Eur. Phys. J. B (2015) 88: 242
https://doi.org/10.1140/epjb/e2015-60506-6

Regular Article

Shear-strain and shear-stress fluctuations in generalized Gaussian ensemble simulations of isotropic elastic networks

¹ Institut Charles Sadron, Université de Strasbourg & CNRS, 23 rue du Loess, 67034 Strasbourg Cedex, France
² LCP-A2MC, Institut Jean Barriol, Université de Lorraine & CNRS, 1 bd Arago, 57078 Metz Cedex 03, France

^a e-mail: joachim.wittmer@ics-cnrs.unistra.fr

Received: 25 June 2015
Received in final form: 15 August 2015
Published online: 28 September 2015

Abstract

Shear-strain and shear-stress correlations in isotropic elastic bodies are investigated both theoretically and numerically at either imposed mean shear-stress τ (λ = 0) or shear-strain γ (λ = 1) and for more general values of a dimensionless parameter λ characterizing the generalized Gaussian ensemble.
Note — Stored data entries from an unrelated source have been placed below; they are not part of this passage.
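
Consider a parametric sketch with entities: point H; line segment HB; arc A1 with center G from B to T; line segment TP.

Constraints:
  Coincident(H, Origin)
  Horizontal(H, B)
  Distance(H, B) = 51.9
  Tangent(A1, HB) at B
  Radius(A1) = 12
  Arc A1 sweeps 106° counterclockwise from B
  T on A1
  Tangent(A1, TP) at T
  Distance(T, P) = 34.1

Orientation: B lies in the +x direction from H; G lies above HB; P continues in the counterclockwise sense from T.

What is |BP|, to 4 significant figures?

48.13

H is at the origin; HB is horizontal with |HB| = 51.9 and B on the +x side, so B = (51.90, 0.000). Since A1 is tangent to HB there, GB ⟂ HB, so G = B + (0, 12) = (51.90, 12.00). On A1, B sits at bearing -90° from G; a 106° counterclockwise sweep puts T at bearing 16°, so T = G + 12.0·(cos 16°, sin 16°) = (63.44, 15.31). The tangent condition forces GT to be normal to TP, so TP runs along (−sin 16°, cos 16°); with |TP| = 34.1, P = (54.04, 48.09). Then |BP| = |P − B| = 48.13.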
It allows to tune the strain fluctuations μ_γγ ≡ βV ⟨ δγ̂ ² ⟩ = (1 − λ) /G_eq with β being the inverse temperature, V the volume, γ̂ the instantaneous strain and G_eq the equilibrium shear modulus. Focusing on spring networks in two dimensions we show, e.g., for the stress fluctuations μ_ττ ≡ βV ⟨ δτ̂ ² ⟩ (τ̂ being the instantaneous stress) that μ_ττ|_λ = μ_A − λG_eq with μ_A = μ_ττ | _{λ = 0} being the affine shear-elasticity. For the stress autocorrelation function C_ττ(t) ≡ βV⟨δτ̂(t)δτ̂(0)⟩ this result is then seen (assuming a sufficiently slow shear-stress barostat) to generalize to C_ττ(t)|_λ = G(t) − λG_eq with G(t) = C_ττ(t) | _{λ = 0} being the shear-stress relaxation modulus.